How to use torch.compile for fast inference?

EOLE supports torch.compile for significantly accelerated inference, reaching speeds comparable to vLLM on GPU.

Enabling torch.compile

Set the EOLE_TORCH_COMPILE environment variable before running inference:

export EOLE_TORCH_COMPILE=1

You can also control the compile mode with EOLE_COMPILE_MODE:

ValueDescription
0Full compile (decoder as a whole with Cuda graphs)
1Same as 0 but no cuda graphs
2Decoder Layer compilation (faster to compile) with cuda graphs
3Same as 2 but no cuda graphs
export EOLE_TORCH_COMPILE=1
export EOLE_COMPILE_MODE=2
eole predict --config inference.yaml --src input.txt --output output.txt

Note: In mode "0" the first run will take 60-90 seconds to compile.

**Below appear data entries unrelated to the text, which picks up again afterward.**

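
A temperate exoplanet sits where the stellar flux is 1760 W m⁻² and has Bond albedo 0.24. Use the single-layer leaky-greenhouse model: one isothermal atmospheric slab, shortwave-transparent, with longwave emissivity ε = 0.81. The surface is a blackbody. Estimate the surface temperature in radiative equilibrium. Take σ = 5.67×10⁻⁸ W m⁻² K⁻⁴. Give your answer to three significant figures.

316 K

Effective emission temperature (TOA balance): σT_e⁴ = S(1−α)/4 = 334.4 W m⁻² → T_e = 277.1 K.
For a single slab of emissivity ε, T_s⁴ = 2T_e⁴/(2−ε); thus T_s = 277.1·(1.681)^(1/4) = 315.5 K.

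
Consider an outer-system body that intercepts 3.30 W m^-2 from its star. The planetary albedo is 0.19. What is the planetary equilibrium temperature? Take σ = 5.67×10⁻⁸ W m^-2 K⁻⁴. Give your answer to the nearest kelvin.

Absorbed flux (global mean): S(1−α)/4 = 3.300·0.81/4 = 0.6683 W m^-2.
Balancing against σT⁴: T = (0.6683/5.67×10⁻⁸)^(1/4) = 58.59 K.

59 K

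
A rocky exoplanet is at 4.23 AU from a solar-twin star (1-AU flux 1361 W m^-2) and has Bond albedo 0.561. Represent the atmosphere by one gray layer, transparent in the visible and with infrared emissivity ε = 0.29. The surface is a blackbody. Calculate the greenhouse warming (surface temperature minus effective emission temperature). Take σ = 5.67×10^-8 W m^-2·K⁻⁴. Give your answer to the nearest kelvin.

Flux at the orbit: S = 1361/(4.23)² = 76.06 W m^-2.
At the top of the atmosphere, σT_e⁴ = S(1−α)/4 = 8.348 W m^-2, giving T_e = 110.2 K.
The surface balance (absorbed SW + ε·downward IR = σT_s⁴) with T_a⁴ = T_s⁴/2 reduces to T_s = T_e·[2/(2−ε)]^¼ = 114.6 K.
Greenhouse warming: T_s − T_e = 4.400 K.

4 K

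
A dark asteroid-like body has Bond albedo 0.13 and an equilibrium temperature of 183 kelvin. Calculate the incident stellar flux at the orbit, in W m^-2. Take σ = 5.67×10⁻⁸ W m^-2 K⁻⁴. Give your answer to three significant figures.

292 W m^-2

From S(1−α)/4 = σT⁴: S = 4σT⁴/(1−α).
The emitted flux is σT⁴ = 63.59 W m^-2.
S = 4·63.59/0.87 = 292.4 W m^-2.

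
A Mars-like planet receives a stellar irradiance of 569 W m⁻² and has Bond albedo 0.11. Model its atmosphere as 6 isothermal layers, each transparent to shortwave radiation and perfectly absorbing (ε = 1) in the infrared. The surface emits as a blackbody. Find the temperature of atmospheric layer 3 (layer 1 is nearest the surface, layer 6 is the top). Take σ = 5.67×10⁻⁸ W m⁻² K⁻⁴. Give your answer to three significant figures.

307 K

OLR = S(1−α)/4 = 126.6 W m⁻²; the top layer radiates at T_e = 217.4 K.
Each opaque layer satisfies 2T_j⁴ = T_{j−1}⁴ + T_{j+1}⁴, giving T_k⁴ = (N+1−k)T_e⁴.
With k = 3: T_3 = (6+1−3)^¼·217.4 K = 307.4 K.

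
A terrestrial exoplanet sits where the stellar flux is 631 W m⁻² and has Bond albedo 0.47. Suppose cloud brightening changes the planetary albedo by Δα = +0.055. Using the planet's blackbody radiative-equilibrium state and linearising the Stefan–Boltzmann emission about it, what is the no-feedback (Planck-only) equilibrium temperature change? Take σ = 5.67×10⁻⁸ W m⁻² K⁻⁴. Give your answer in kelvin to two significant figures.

Reference equilibrium: T_e = [S(1−α)/(4σ)]^(1/4) = 196.0 K.
The change in absorbed flux is Δ[S(1−α)/4] = −SΔα/4 = -8.676 W m⁻².
Planck response: λ_P = 4σT_e³ = 4·5.67×10⁻⁸·(196.0)³ = 1.707 W m⁻²/K.
So ΔT₀ = -8.676/1.707 = -5.08 K.

-5.1 K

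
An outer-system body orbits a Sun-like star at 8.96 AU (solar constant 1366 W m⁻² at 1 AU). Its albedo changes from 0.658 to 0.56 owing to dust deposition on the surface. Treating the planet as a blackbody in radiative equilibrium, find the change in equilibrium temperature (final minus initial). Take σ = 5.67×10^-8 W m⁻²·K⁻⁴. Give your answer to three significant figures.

By the inverse-square law, S = 1366/8.96² = 17.02 W m⁻².
With α = 0.658, T₁ = 71.17 K.
After:  T₂ = [17.02·0.44/(4σ)]^(1/4) = 75.80 K.
ΔT = T₂ − T₁ = 4.627 K.

4.63 K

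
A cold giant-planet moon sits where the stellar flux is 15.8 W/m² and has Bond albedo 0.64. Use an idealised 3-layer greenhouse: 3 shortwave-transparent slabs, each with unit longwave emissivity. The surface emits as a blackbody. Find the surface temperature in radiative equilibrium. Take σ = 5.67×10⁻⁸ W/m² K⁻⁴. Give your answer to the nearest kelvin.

Top-of-atmosphere balance: σT_e⁴ = S(1−α)/4 = 1.422 W/m² → T_e = 70.77 K.
For an N-layer opaque stack, T_s⁴ = (N+1)T_e⁴, hence T_s = (4)^(1/4)×70.77 K = 100.1 K.

100 K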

Subsequent runs will be significantly faster.

InferenceEngine

EOLE provides an InferenceEngine Python API that manages the inference lifecycle, including:

  • Managing GPU-bound inference work from the main application thread
  • Support for non-streaming batch inference via infer_list
  • Support for streaming token-by-token generation via infer_list_stream

Example usage (Python API)

from eole.config.run import PredictConfig
from eole.inference_engine import InferenceEnginePY

config = PredictConfig(model_path="/path/to/model", gpu=0, compute_dtype="fp16")
engine = InferenceEnginePY(config)

results = engine.infer_list(["Hello, world!"])
for result in results:
print(result)

engine.terminate()

Streaming

for token in engine.infer_list_stream(["Hello, world!"]):
print(token, end="", flush=True)

Benchmarks

See benchmarks/genai/README.md for detailed performance comparisons.